The worship leaders I know are a very mixed lot – varying in their strengths, weaknesses, preferences, influences and so forth. They’re as unique and diverse as the churches they serve. One thing that binds them unilaterally is that they face many challenges when it comes to writing their own stuff. For some of them, the problem is their own mentality – the laundry list of excuses which they believe exonerates them from the guilt they should feel for making their church sing a Chris Tomlin song for the eighteen thousandth time. Other leaders are willing to write but feel limited in the creative process.
Here are a few of the dilemmas that I, or people I know, have faced, and some advice on how to get over the hump.
Seven hang-ups to worship songwriting:
1. The overwhelming feeling of making statements about God. If you ever want to get a sense of God’s grandeur and ineffable complexity, try to write an entire song about Him! Not only will your words feel like such a shortcoming, but even your chords and melody will seem to not do justice to who God is and what He’s like. The solution? Admit it – your words do fall short of grasping and capturing a wild God. You can wallow in the inadequacy of your words or you can suck it up and create anyway. Your lyrics don’t need to be exhaustive treatises. Each song should be focused on providing lively imagery to a specific concept.
2. Other songs are already out there. Yes, it’s true – five or ten “worship celebrities” keep pumping the jams. Some of their stuff is useful, and there is some value in using a “stock” worship song now and then – it connects you to the modern global Church (or at least the Western Church) just like older hymns connect you to the historic Church. But keep this in mind: those commercial worship leaders do not know your particular church; you do. You’re the one who’s in place to pastor and shepherd your community through music and the arts. Study your church – where it is and where it’s going – and write out of your particular church’s experience and expression. If nothing else, it’s an extra excuse to grab coffee with the people in your church and hear about their stories.
3. Writing verses can be a pain. It’s true that for almost any musical genre the chorus is the easiest part of the song to write. Even bad musicians write decent choruses. But when it comes to creating a verse, the melody often gets super forced or contrived, the lyrics lack theme and flow, and chord selection is completely bland. If you can, start by writing the verse of your song. Or, if you have a chorus in place, make at least three or four different verse possibilities before you begin to really edit the song – before you start considering it solidified to any extent.
4. You’re in love with a particular strumming pattern. You want to know why everything you write sounds the same? It could be that your strumming pattern is one irrevocable stream of dull rhythm. How do you flee from the boredom? Try doing your chord changes at less-than-obvious places – you might start to hear new ideas.
I’ve learned that if I’m working on a song for worship, listening to the typical commercial worship songs is the absolute worst thing I can do. Instead I search through my music and find bands whose musical integrity I respect and whose stuff is also quite “singalongable,” because that accessibility is so key to what I’m making. Basically, just ease toward the poppy end of whatever music you respect.
5. You ran out of “biblical” language.

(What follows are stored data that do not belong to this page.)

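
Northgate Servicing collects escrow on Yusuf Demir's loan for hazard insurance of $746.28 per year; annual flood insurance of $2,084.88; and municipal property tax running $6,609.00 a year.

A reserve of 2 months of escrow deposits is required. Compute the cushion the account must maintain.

$1,573.36

Hazard insurance — $746.28 per year
Flood insurance — $2,084.88 per year
Municipal property tax — $6,609.00 per year
Total per year = $746.28 + $2,084.88 + $6,609.00 = $9,440.16
Monthly = $9,440.16 / 12 = $786.68
Reserve = 2 × $786.68 = $1,573.36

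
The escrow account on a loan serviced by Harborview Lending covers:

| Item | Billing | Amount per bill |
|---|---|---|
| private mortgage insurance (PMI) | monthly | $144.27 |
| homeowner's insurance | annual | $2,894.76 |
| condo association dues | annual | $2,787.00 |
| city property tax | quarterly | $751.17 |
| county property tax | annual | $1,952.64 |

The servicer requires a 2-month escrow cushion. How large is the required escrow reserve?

$2,061.72

Private mortgage insurance (PMI) = $144.27 × 12 = $1,731.24
Homeowner's insurance = $2,894.76
Condo association dues = $2,787.00
City property tax = $751.17 × 4 = $3,004.68
County property tax = $1,952.64
Combined annual = $12,370.32
Monthly escrow = $12,370.32 / 12 = $1,030.86
Reserve = 2 × $1,030.86 = $2,061.72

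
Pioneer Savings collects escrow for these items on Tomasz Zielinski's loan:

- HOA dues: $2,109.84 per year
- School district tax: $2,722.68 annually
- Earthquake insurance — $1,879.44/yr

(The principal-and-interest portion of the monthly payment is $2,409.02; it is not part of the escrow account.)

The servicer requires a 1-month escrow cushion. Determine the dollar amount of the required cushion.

HOA dues: $2,109.84 annually
School district tax: $2,722.68 annually
Earthquake insurance: $1,879.44 annually
Total annual escrow = $2,109.84 + $2,722.68 + $1,879.44 = $6,711.96
Per month = $6,711.96 / 12 = $559.33
Required cushion = 1 × $559.33 = $559.33

$559.33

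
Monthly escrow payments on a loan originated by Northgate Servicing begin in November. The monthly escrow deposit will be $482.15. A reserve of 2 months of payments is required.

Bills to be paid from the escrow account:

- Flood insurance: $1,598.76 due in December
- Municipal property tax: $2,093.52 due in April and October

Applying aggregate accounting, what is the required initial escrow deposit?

Cushion = 2 × $482.15 = $964.30
Trial balance (start $0, +$482.15 each month, − disbursements):
  Nov: +$482.15 → $482.15
  Dec: +$482.15 − $1,598.76 → -$634.46
  Jan: +$482.15 → -$152.31
  Feb: +$482.15 → $329.84
  Mar: +$482.15 → $811.99
  Apr: +$482.15 − $2,093.52 → -$799.38
  May: +$482.15 → -$317.23
  Jun: +$482.15 → $164.92
  Jul: +$482.15 → $647.07
  Aug: +$482.15 → $1,129.22
  Sep: +$482.15 → $1,611.37
  Oct: +$482.15 − $2,093.52 → $0.00
Lowest trial balance = -$799.38 (Apr)
Initial deposit = cushion − low point = $964.30 − (-$799.38) = $1,763.68

$1,763.68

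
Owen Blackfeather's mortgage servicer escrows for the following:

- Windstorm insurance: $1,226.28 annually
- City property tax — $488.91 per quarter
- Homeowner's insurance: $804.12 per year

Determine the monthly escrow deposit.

Windstorm insurance = $1,226.28
City property tax = $488.91 × 4 = $1,955.64
Homeowner's insurance = $804.12
Yearly total = $1,226.28 + $1,955.64 + $804.12 = $3,986.04
Per month = $3,986.04 / 12 = $332.17

$332.17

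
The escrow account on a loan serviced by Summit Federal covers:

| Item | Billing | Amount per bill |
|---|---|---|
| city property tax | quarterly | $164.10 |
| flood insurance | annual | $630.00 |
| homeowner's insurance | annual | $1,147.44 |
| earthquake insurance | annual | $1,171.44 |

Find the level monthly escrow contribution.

$300.44

City property tax — $164.10 × 4 = $656.40/yr
Flood insurance — $630.00/yr
Homeowner's insurance — $1,147.44/yr
Earthquake insurance — $1,171.44/yr
Total per year = $3,605.28
Base monthly escrow = $3,605.28 ÷ 12 = $300.44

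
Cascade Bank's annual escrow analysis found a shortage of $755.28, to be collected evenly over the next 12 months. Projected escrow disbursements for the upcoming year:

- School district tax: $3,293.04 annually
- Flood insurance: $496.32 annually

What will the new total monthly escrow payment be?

$378.72

School district tax: $3,293.04 per year
Flood insurance: $496.32 per year
Total per year = $3,789.36
Base monthly escrow = $3,789.36 / 12 = $315.78
Monthly shortage recovery: $755.28 / 12 = $62.94
New monthly escrow = $315.78 + $62.94 = $378.72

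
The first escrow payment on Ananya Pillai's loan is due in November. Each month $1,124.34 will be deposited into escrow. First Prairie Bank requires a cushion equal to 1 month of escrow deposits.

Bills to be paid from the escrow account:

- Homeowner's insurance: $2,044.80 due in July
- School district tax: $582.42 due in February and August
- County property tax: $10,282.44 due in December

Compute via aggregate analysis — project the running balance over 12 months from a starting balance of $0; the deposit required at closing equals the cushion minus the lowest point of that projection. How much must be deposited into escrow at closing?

Cushion = 1 × $1,124.34 = $1,124.34
Trial balance (start $0, +$1,124.34 each month, − disbursements):
  Nov: +$1,124.34 → $1,124.34
  Dec: +$1,124.34 − $10,282.44 → -$8,033.76
  Jan: +$1,124.34 → -$6,909.42
  Feb: +$1,124.34 − $582.42 → -$6,367.50
  Mar: +$1,124.34 → -$5,243.16
  Apr: +$1,124.34 → -$4,118.82
  May: +$1,124.34 → -$2,994.48
  Jun: +$1,124.34 → -$1,870.14
  Jul: +$1,124.34 − $2,044.80 → -$2,790.60
  Aug: +$1,124.34 − $582.42 → -$2,248.68
  Sep: +$1,124.34 → -$1,124.34
  Oct: +$1,124.34 → $0.00
Lowest trial balance = -$8,033.76 (Dec)
Initial deposit = cushion − low point = $1,124.34 − (-$8,033.76) = $9,158.10

$9,158.10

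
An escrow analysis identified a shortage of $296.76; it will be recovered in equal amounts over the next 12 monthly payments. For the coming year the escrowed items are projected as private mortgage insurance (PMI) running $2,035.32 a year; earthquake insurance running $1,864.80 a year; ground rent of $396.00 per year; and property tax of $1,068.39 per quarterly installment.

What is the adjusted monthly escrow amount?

$738.87

Private mortgage insurance (PMI) — $2,035.32 per year
Earthquake insurance — $1,864.80 per year
Ground rent — $396.00 per year
Property tax — $1,068.39 × 4 = $4,273.56 per year
Annual escrow total = $8,569.68
Per month = $8,569.68 / 12 = $714.14
Monthly shortage recovery: $296.76 / 12 = $24.73
New monthly escrow = $714.14 + $24.73 = $738.87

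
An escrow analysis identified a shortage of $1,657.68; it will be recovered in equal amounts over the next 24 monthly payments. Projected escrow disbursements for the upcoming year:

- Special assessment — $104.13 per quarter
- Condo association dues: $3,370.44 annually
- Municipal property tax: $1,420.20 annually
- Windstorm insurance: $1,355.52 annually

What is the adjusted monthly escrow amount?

$615.96

Special assessment — $104.13 × 4 = $416.52
Condo association dues — $3,370.44
Municipal property tax — $1,420.20
Windstorm insurance — $1,355.52
Total annual escrow = $416.52 + $3,370.44 + $1,420.20 + $1,355.52 = $6,562.68
Monthly = $6,562.68 ÷ 12 = $546.89
Shortage spread = $1,657.68 / 24 = $69.07/mo
Adjusted monthly = $546.89 + $69.07 = $615.96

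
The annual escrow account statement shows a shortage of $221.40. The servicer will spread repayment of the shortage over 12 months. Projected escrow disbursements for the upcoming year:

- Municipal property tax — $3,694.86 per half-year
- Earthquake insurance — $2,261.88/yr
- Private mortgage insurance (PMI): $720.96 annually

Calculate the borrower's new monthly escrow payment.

$882.83

Municipal property tax: $3,694.86 × 2 = $7,389.72
Earthquake insurance: $2,261.88
Private mortgage insurance (PMI): $720.96
Total per year = $7,389.72 + $2,261.88 + $720.96 = $10,372.56
Monthly escrow = $10,372.56 ÷ 12 = $864.38
Monthly shortage recovery: $221.40 ÷ 12 = $18.45
Adjusted monthly = $864.38 + $18.45 = $882.83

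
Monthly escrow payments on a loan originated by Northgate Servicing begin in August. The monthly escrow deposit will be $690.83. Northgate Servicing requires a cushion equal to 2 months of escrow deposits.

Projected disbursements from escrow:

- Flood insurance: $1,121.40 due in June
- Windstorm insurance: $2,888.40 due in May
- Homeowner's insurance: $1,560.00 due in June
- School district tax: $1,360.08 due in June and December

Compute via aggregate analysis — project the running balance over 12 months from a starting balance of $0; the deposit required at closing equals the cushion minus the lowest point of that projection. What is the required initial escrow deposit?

$2,072.49

Cushion = 2 × $690.83 = $1,381.66
Trial balance (start $0, +$690.83 each month, − disbursements):
  Aug: +$690.83 → $690.83
  Sep: +$690.83 → $1,381.66
  Oct: +$690.83 → $2,072.49
  Nov: +$690.83 → $2,763.32
  Dec: +$690.83 − $1,360.08 → $2,094.07
  Jan: +$690.83 → $2,784.90
  Feb: +$690.83 → $3,475.73
  Mar: +$690.83 → $4,166.56
  Apr: +$690.83 → $4,857.39
  May: +$690.83 − $2,888.40 → $2,659.82
  Jun: +$690.83 − $4,041.48 → -$690.83
  Jul: +$690.83 → $0.00
Lowest trial balance = -$690.83 (Jun)
Initial deposit = cushion − low point = $1,381.66 − (-$690.83) = $2,072.49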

Good. I was hoping you’d stop cramming words like “righteousness” and “omnipotent” into your songs anyway. David thought for himself. Paul thought for himself. You can too. You’re free to take ancient concepts and put them into language that makes sense to people today. You’re writing with your church in mind, so write with language that has a fighting chance of conjuring exciting thoughts of God in the minds and hearts of your church community. Don’t equate outdated language with reverence.
6. You wrote a song last year and it still works okay. Really? You’re that lazy? This connects to the previous point in that language changes. Phrases grow tired. Metaphor is limited – one is never enough. If Charles Wesley can write thousands of hymns (his goal was one a day) and Sufjan Stevens can write entire albums about individual states, I think you can muster up a song each month at the very least. Remember how God is so huge that it can be intimidating to write about Him? Yeah, that also means He’s immense. So you’ve got a lot to work with. Plus, the more you write, the easier it becomes.
7. The songs are finished, but they don’t seem like irreplaceable timeless capsules of majesty. What were you expecting? Most songs aren’t timeless. My iTunes is filled with songs I was excited about for a few months; I go back to them here and there after the honeymoon period, but their role in my song library changes dramatically after a couple months (there are rare exceptions, but this applies to at least 97% of songs I own).
Why would worship be different? Words about God are still words about God. Not only do you need to keep creating for language’s sake, but you need to do this for your own sake (you’re a musician, after all) and for the sake of your church. Your church is different than it was eight months ago, and it’ll be different again in another eight months. If your songs are going to tell their story, you’ll need to be narrating their evolution each step of the way.